Year-end chart performance for "Me So Horny"
| Chart (1990) | Position |
|---|---|
| Belgium (Ultratop Flanders) | 80 |
| Netherlands (Dutch Top 40) | 18 |
| Netherlands (Single Top 100) | 32 |

==Music video==

The music video mainly features the members of the band rapping while scantily clad women are shown dancing on a stage.

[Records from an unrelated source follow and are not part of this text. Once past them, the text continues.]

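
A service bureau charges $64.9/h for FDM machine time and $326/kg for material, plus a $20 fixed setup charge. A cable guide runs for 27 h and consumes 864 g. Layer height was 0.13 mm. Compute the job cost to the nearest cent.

Time charge: 64.9 × 27 → $1752.30.
Feedstock cost = 326 × 864/1000 = $281.664.
Total = 1752.30 + 281.664 + 20 = 2053.964 ≈ $2053.96.

$2053.96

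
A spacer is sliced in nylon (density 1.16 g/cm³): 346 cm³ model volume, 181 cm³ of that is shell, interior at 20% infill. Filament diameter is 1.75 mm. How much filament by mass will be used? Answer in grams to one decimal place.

248.2 g

Infill region: 346 − 181 → 165 cm³.
Deposited infill = 0.20 × 165 = 33 cm³.
Deposited volume: 181 + 33 → 214 cm³.
Mass = 214 × 1.16, so 248.24 g.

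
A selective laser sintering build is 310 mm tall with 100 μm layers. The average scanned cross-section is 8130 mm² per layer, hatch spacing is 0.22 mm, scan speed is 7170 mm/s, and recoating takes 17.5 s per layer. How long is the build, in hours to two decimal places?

19.51 hours

Number of layers: 310 / 0.1 → 3100 (rounded up).
Scan path per layer: 8130 / 0.22 → 36954.5 mm.
Scan time per layer = 36954.5 / 7170, so 5.154 s.
Per-layer time = 5.154 + 17.5, so 22.654 s.
Build time = 3100 × 22.654 = 70227.4 s = 19.51 hours.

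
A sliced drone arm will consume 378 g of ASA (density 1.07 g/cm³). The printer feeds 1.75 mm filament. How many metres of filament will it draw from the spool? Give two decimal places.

Extruded volume: 378/1.07 = 353.271 cm³ (353271 mm³).
Filament cross-section = π × (1.75/2)² = 2.4053 mm².
Length = 353271 / 2.4053 = 146871.91 mm = 146.87 m.

146.87 m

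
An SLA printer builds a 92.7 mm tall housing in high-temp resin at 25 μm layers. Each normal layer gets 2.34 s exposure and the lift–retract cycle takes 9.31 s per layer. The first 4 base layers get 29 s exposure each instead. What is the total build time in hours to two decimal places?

Layers = ⌈92.7/0.025⌉ = 3708.
Base layers: 4 × (29 + 9.31) → 153.24 s.
Regular layers = 3704 × (2.34 + 9.31), so 43151.6 s.
Sum: 153.24 + 43151.6 = 43304.84 s → 12.03 hours.

12.03 hours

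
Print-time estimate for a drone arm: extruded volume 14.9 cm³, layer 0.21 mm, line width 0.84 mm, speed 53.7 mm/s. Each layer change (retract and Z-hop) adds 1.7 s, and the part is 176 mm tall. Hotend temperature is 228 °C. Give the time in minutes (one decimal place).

50.0 minutes

Bead cross-section: 0.21 × 0.84 → 0.1764 mm².
Path length: 14900 mm³ / 0.1764 mm² → 84467.1 mm.
Time extruding = 84467.1 / 53.7 = 1572.9 s.
Layers = ⌈176/0.21⌉ = 839.
Non-print overhead = 839 × 1.7 = 1426.3 s.
Altogether 1572.9 + 1426.3 = 2999.2 s, i.e. 50.0 minutes.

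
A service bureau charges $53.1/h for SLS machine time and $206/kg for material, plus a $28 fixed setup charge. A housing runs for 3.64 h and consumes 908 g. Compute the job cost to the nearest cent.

Time charge: 53.1 × 3.64 → $193.284.
Material charge = 206 × 908/1000 = $187.048.
Adding setup: 193.284 + 187.048 + 28 → 408.332 ≈ $408.33.

$408.33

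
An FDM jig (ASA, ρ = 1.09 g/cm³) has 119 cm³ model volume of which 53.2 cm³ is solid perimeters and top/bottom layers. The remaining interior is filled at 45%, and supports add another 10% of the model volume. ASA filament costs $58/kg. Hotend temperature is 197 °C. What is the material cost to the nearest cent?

$5.99

Infill region = 119 − 53.2, so 65.8 cm³.
Infill deposited = 0.45 × 65.8, so 29.61 cm³.
Support: 0.10 × 119 → 11.9 cm³.
Total printed volume = 53.2 + 29.61 + 11.9, so 94.71 cm³.
Mass: 94.71 × 1.09 → 103.2339 g.
Cost = 103.2339 g / 1000 × $58/kg = $5.99.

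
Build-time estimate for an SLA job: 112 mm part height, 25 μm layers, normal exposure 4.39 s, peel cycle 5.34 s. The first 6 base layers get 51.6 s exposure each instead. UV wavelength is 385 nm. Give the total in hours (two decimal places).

12.19 hours

Layers = ⌈112/0.025⌉ = 4480.
Base layers: 6 × (51.6 + 5.34) → 341.64 s.
Remaining layers: 4474 × (4.39 + 5.34) → 43532.02 s.
Total = 341.64 + 43532.02 = 43873.66 s = 12.19 hours.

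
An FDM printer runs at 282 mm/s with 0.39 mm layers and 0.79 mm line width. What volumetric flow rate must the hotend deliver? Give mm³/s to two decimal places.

86.88

Bead cross-section = 0.39 × 0.79 = 0.3081 mm².
Volumetric flow = 282 × 0.3081 = 86.88 mm³/s.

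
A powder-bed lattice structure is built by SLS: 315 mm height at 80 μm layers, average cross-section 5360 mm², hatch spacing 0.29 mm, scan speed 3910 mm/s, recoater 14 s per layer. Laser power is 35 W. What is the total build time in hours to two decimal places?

20.49 hours

Layer count = ceil(315 / 0.08) = 3938.
Per-layer scan distance: 5360 / 0.29 → 18482.8 mm.
Laser time per layer: 18482.8 / 3910 → 4.7271 s.
Time per layer = 4.7271 + 14, so 18.7271 s.
Build time = 3938 × 18.7271 = 73747.3198 s = 20.49 hours.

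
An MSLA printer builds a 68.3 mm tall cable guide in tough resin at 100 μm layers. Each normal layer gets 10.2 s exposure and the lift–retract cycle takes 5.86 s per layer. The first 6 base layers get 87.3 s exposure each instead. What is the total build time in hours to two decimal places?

Layers = ⌈68.3/0.1⌉ = 683.
Base layers: 6 × (87.3 + 5.86) → 558.96 s.
Normal layers = 677 × (10.2 + 5.86), so 10872.62 s.
Total = 558.96 + 10872.62 = 11431.58 s = 3.18 hours.

3.18 hours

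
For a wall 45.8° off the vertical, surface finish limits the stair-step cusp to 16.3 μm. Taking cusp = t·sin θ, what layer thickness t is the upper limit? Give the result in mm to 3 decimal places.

0.023 mm

t = h_c / sin θ = 0.0163 / 0.7169 = 0.023 mm.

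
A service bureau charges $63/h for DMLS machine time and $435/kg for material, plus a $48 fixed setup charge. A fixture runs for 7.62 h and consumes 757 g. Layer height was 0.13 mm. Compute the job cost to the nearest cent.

Machine-time cost = 63 × 7.62 = $480.06.
Material cost = 435 × 757/1000 = $329.295.
Adding setup: 480.06 + 329.295 + 48 → 857.355 ≈ $857.36.

$857.36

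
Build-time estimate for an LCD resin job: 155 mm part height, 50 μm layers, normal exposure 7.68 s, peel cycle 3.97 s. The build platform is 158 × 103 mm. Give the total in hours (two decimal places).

10.03 hours

Number of layers: 155 / 0.05 → 3100 (rounded up).
Per-layer time = 7.68 + 3.97, so 11.65 s.
Total = 3100 × 11.65 = 36115 s = 10.03 hours.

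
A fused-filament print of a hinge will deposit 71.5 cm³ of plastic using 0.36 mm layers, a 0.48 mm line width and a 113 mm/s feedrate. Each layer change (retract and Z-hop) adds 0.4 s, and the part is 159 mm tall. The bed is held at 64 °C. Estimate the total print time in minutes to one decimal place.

Line area: 0.36 × 0.48 → 0.1728 mm².
Total extruded path = 71500/0.1728 = 413773.1 mm.
Time extruding = 413773.1 / 113, so 3661.7 s.
Number of layers: 159 / 0.36 → 442 (rounded up).
Z-hop total: 442 × 0.4 → 176.8 s.
Altogether 3661.7 + 176.8 = 3838.5 s, i.e. 64.0 minutes.

64.0 minutes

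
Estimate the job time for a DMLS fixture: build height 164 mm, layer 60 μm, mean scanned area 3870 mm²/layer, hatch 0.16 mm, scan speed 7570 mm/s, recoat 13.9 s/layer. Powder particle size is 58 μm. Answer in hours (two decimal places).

Layers = ⌈164/0.06⌉ = 2734.
Hatch length per layer = 3870 / 0.16, so 24187.5 mm.
Laser time per layer: 24187.5 / 7570 → 3.1952 s.
Time per layer = 3.1952 + 13.9 = 17.0952 s.
2734 layers × 17.0952 s/layer = 46738.2768 s, i.e. 12.98 hours.

12.98 hours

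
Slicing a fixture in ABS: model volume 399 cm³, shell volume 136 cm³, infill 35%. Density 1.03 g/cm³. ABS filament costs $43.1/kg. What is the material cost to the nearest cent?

Volume inside the shell: 399 − 136 → 263 cm³.
Deposited infill = 0.35 × 263, so 92.05 cm³.
Total printed volume: 136 + 92.05 → 228.05 cm³.
Mass: 228.05 × 1.03 → 234.8915 g.
Cost = 234.8915 g / 1000 × $43.1/kg = $10.12.

$10.12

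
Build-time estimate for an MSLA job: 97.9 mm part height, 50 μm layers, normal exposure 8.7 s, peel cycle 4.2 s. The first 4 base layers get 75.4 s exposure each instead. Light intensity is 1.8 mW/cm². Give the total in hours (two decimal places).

Layers = ⌈97.9/0.05⌉ = 1958.
Base layers = 4 × (75.4 + 4.2), so 318.4 s.
Normal layers = 1954 × (8.7 + 4.2), so 25206.6 s.
Sum: 318.4 + 25206.6 = 25525 s → 7.09 hours.

7.09 hours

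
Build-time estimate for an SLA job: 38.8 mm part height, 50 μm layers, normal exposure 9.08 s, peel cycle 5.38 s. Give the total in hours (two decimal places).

Layers = ⌈38.8/0.05⌉ = 776.
Each layer takes = 9.08 + 5.38 = 14.46 s.
Total = 776 × 14.46 = 11220.96 s = 3.12 hours.

3.12 hours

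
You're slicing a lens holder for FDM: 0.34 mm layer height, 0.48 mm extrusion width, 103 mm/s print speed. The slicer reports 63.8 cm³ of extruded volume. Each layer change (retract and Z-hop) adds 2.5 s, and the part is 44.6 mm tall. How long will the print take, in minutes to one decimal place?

68.8 minutes

Line area: 0.34 × 0.48 → 0.1632 mm².
Total extruded path = 63800/0.1632 = 390931.4 mm.
Time extruding = 390931.4 / 103, so 3795.5 s.
Layer count = ceil(44.6 / 0.34) = 132.
Non-print overhead = 132 × 2.5, so 330 s.
Altogether 3795.5 + 330 = 4125.5 s, i.e. 68.8 minutes.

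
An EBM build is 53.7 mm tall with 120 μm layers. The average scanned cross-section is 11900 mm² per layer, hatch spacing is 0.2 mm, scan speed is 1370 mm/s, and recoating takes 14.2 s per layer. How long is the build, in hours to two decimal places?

Layer count = ceil(53.7 / 0.12) = 448.
Hatch length per layer = 11900 / 0.2, so 59500 mm.
Beam time per layer = 59500 / 1370, so 43.4307 s.
Layer cycle = 43.4307 + 14.2, so 57.6307 s.
Total: 448 × 57.6307 s = 25818.5536 s → 7.17 hours.

7.17 hours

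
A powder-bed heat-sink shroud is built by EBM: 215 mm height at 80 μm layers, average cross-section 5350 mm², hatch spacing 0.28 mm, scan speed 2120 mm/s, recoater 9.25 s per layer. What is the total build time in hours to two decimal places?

13.64 hours

Layer count = ceil(215 / 0.08) = 2688.
Per-layer scan distance = 5350 / 0.28 = 19107.1 mm.
Beam time per layer: 19107.1 / 2120 → 9.0128 s.
Layer cycle = 9.0128 + 9.25 = 18.2628 s.
Total: 2688 × 18.2628 s = 49090.4064 s → 13.64 hours.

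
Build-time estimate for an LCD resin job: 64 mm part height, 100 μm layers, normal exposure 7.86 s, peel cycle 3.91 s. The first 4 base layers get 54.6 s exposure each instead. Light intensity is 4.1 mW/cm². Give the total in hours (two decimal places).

2.14 hours

Number of layers: 64 / 0.1 → 640 (rounded up).
Base layers: 4 × (54.6 + 3.91) → 234.04 s.
Remaining layers = 636 × (7.86 + 3.91) = 7485.72 s.
Total = 234.04 + 7485.72 = 7719.76 s = 2.14 hours.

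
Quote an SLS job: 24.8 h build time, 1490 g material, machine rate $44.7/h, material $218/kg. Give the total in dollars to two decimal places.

$1433.38

Machine-time cost: 44.7 × 24.8 → $1108.56.
Material charge = 218 × 1490/1000 = $324.82.
Total = 1108.56 + 324.82 = $1433.38.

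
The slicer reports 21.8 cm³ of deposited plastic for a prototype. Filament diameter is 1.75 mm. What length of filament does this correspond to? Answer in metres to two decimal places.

Filament cross-section = π × (1.75/2)² = 2.4053 mm².
Length = 21.8 cm³ / 2.4053 mm² = 21800 / 2.4053 = 9063.32 mm = 9.06 m.

9.06 m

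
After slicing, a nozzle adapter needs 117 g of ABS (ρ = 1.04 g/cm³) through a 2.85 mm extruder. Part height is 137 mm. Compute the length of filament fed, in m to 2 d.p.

Extruded volume: 117/1.04 = 112.5 cm³ (112500 mm³).
Filament cross-section = π × (2.85/2)² = 6.3794 mm².
Length = 112500 / 6.3794 = 17634.89 mm = 17.63 m.

17.63 m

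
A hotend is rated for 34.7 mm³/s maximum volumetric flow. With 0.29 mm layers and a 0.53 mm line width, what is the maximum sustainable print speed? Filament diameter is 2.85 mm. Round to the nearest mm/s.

Bead cross-section: 0.29 × 0.53 → 0.1537 mm².
v_max = Q/A = 34.7/0.1537 = 225.76 mm/s → 226 mm/s.

226 mm/s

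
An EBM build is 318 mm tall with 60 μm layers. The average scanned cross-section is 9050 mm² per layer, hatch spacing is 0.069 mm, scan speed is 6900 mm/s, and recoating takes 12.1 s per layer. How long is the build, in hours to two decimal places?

Number of layers: 318 / 0.06 → 5300 (rounded up).
Per-layer scan distance: 9050 / 0.069 → 131159.4 mm.
Beam time per layer = 131159.4 / 6900 = 19.0086 s.
Per-layer time: 19.0086 + 12.1 → 31.1086 s.
5300 layers × 31.1086 s/layer = 164875.58 s, i.e. 45.80 hours.

45.80 hours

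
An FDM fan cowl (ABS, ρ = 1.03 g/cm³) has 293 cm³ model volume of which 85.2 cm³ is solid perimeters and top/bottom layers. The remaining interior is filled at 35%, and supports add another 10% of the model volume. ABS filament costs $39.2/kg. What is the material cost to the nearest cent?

$7.56

Interior volume = 293 − 85.2 = 207.8 cm³.
Infill deposited: 0.35 × 207.8 → 72.73 cm³.
Support = 0.10 × 293, so 29.3 cm³.
Deposited volume = 85.2 + 72.73 + 29.3 = 187.23 cm³.
Mass: 187.23 × 1.03 → 192.8469 g.
Cost = 192.8469 g / 1000 × $39.2/kg = $7.56.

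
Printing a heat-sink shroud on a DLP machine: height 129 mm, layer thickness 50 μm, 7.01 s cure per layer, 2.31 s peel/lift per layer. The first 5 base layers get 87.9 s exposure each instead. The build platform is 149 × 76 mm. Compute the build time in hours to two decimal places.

6.79 hours

Layer count = ceil(129 / 0.05) = 2580.
Bottom layers = 5 × (87.9 + 2.31) = 451.05 s.
Regular layers: 2575 × (7.01 + 2.31) → 23999 s.
Total = 451.05 + 23999 = 24450.05 s = 6.79 hours.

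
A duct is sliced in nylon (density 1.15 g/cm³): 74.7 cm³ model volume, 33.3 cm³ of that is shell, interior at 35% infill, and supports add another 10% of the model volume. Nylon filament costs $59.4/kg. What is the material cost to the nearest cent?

$3.77

Infill region = 74.7 − 33.3 = 41.4 cm³.
Infill volume = 0.35 × 41.4 = 14.49 cm³.
Support = 0.10 × 74.7 = 7.47 cm³.
Total printed volume: 33.3 + 14.49 + 7.47 → 55.26 cm³.
Mass: 55.26 × 1.15 → 63.549 g.
Cost = 63.549 g / 1000 × $59.4/kg = $3.77.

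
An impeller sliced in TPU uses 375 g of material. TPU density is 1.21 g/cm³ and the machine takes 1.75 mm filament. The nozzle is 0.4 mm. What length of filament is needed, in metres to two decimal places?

Volume = 375 g / 1.21 g·cm⁻³ = 309.9174 cm³ = 309917.4 mm³.
A = π r² = π × 0.875² = 2.4053 mm².
L = V/A = 309917.4/2.4053 = 128847.71 mm → 128.85 m.

128.85 m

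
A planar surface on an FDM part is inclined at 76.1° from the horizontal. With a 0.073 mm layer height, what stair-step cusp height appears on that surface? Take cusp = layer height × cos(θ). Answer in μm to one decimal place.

17.5 μm

cos(76.1°) = 0.2402, so cusp = 0.073 × 0.2402 = 0.017535 mm → 17.5 μm.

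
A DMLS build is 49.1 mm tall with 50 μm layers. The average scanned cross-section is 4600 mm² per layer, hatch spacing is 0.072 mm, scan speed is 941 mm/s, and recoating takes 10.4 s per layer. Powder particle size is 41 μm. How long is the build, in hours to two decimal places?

21.36 hours

Layers = ⌈49.1/0.05⌉ = 982.
Per-layer scan distance: 4600 / 0.072 → 63888.9 mm.
Laser time per layer = 63888.9 / 941 = 67.8947 s.
Per-layer time = 67.8947 + 10.4, so 78.2947 s.
982 layers × 78.2947 s/layer = 76885.3954 s, i.e. 21.36 hours.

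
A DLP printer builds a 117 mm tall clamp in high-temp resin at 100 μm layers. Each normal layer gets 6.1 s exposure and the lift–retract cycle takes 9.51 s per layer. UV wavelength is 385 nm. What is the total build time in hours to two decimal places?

Layers = ⌈117/0.1⌉ = 1170.
Per-layer time: 6.1 + 9.51 → 15.61 s.
Build time: 1170 × 15.61 s = 18263.7 s, i.e. 5.07 hours.

5.07 hours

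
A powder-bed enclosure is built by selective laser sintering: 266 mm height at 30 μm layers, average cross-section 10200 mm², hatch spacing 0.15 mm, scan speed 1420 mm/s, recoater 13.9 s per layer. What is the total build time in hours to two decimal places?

Number of layers: 266 / 0.03 → 8867 (rounded up).
Scan path per layer = 10200 / 0.15, so 68000 mm.
Scan time per layer = 68000 / 1420 = 47.8873 s.
Time per layer = 47.8873 + 13.9, so 61.7873 s.
Total: 8867 × 61.7873 s = 547867.9891 s → 152.19 hours.

152.19 hours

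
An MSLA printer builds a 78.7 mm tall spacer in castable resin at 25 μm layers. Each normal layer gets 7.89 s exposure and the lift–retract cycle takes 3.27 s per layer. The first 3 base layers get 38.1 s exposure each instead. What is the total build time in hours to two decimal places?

Number of layers: 78.7 / 0.025 → 3148 (rounded up).
Bottom layers = 3 × (38.1 + 3.27) = 124.11 s.
Remaining layers: 3145 × (7.89 + 3.27) → 35098.2 s.
Total = 124.11 + 35098.2 = 35222.31 s = 9.78 hours.

9.78 hours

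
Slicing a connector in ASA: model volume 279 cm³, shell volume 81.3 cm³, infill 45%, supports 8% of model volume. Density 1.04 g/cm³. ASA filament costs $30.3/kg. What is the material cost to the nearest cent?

$6.07

Interior volume = 279 − 81.3, so 197.7 cm³.
Infill volume = 0.45 × 197.7, so 88.965 cm³.
Support: 0.08 × 279 → 22.32 cm³.
Deposited volume = 81.3 + 88.965 + 22.32, so 192.585 cm³.
Mass: 192.585 × 1.04 → 200.2884 g.
Cost = 200.2884 g / 1000 × $30.3/kg = $6.07.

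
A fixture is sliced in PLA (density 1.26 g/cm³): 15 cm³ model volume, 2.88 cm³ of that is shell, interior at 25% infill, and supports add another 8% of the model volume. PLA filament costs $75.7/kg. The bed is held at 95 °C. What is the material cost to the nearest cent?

Volume inside the shell = 15 − 2.88 = 12.12 cm³.
Deposited infill = 0.25 × 12.12, so 3.03 cm³.
Support = 0.08 × 15, so 1.2 cm³.
Deposited volume: 2.88 + 3.03 + 1.2 → 7.11 cm³.
Mass: 7.11 × 1.26 → 8.9586 g.
Cost = 8.9586 g / 1000 × $75.7/kg = $0.68.

$0.68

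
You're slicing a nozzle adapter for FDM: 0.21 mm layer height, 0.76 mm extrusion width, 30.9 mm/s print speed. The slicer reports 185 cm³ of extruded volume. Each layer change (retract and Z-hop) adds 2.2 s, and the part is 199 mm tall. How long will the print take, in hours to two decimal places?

Extrusion cross-section = 0.21 × 0.76, so 0.1596 mm².
Path length: 185000 mm³ / 0.1596 mm² → 1159147.9 mm.
Print-move time = 1159147.9 / 30.9, so 37512.9 s.
Layer count = ceil(199 / 0.21) = 948.
Non-print overhead = 948 × 2.2 = 2085.6 s.
Altogether 37512.9 + 2085.6 = 39598.5 s, i.e. 11.00 hours.

11.00 hours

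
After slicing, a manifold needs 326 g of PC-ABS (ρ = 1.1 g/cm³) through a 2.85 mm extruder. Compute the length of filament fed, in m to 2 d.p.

46.46 m

Extruded volume: 326/1.1 = 296.3636 cm³ (296363.6 mm³).
Cross-section of 2.85 mm filament: π·(2.85/2)² = 6.3794 mm².
L = V/A = 296363.6/6.3794 = 46456.34 mm → 46.46 m.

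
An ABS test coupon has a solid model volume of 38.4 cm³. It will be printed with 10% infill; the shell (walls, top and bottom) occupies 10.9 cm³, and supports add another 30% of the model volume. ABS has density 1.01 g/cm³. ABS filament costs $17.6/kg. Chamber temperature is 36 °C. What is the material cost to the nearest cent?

Infill region = 38.4 − 10.9, so 27.5 cm³.
Infill deposited = 0.10 × 27.5, so 2.75 cm³.
Support = 0.30 × 38.4, so 11.52 cm³.
Total printed volume = 10.9 + 2.75 + 11.52, so 25.17 cm³.
Mass = 25.17 × 1.01 = 25.4217 g.
Cost = 25.4217 g / 1000 × $17.6/kg = $0.45.

$0.45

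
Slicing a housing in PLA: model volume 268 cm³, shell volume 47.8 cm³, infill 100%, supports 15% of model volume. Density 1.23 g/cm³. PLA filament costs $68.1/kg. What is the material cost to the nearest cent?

Infill region: 268 − 47.8 → 220.2 cm³.
Infill volume: 1.00 × 220.2 → 220.2 cm³.
Support: 0.15 × 268 → 40.2 cm³.
Total extruded = 47.8 + 220.2 + 40.2 = 308.2 cm³.
Mass = 308.2 × 1.23 = 379.086 g.
Cost = 379.086 g / 1000 × $68.1/kg = $25.82.

$25.82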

Two versions of the video were ultimately released. The original "uncut" version featured the dancing women in G-string bikini bottoms (with rotoscoped black squares placed over the women's buttocks) and sport brassieres. The MTV version featured alternative lyrics for the song (to comply with MTV's standards and practices) and alternative footage of the dancers in cycling shorts instead of bikinis.

==Covers and re-mixes==
- American industrial metal act Revolting Cocks covered the song on their 2010 longplayer Got Cock?. The album also included a remix of the track.
- Andy LaPlegua of Combichrist made an EBM version of the song for his solo album "13 Ways to Masturbate" released under the moniker of Dj Scandy.
- An interpolation of the song can be heard on the track "Kitty Kat" from the mixtape Something for Thee Hotties by American rap artist Megan Thee Stallion.
- The M.I.A. song "10 Dollar" (from Arular) features an interpolation of the refrain: "What can I get for ten dollar? Every/any-ting you want"

==Parodies==
- A comedy hip-hop duo known as 2 Live Jews (whose name is an obvious parody of 2 Live Crew) released a spoof of the song, called "Oy! It's So Humid". This spoof replaces the line, "Me love you long time" with "It's like a sauna in here." This is one of the tracks of their first album, titled As Kosher As They Wanna Be.
- Richard Cheese and Lounge Against the Machine did a Lounge cover on the 2005 album, Aperitif for Destruction.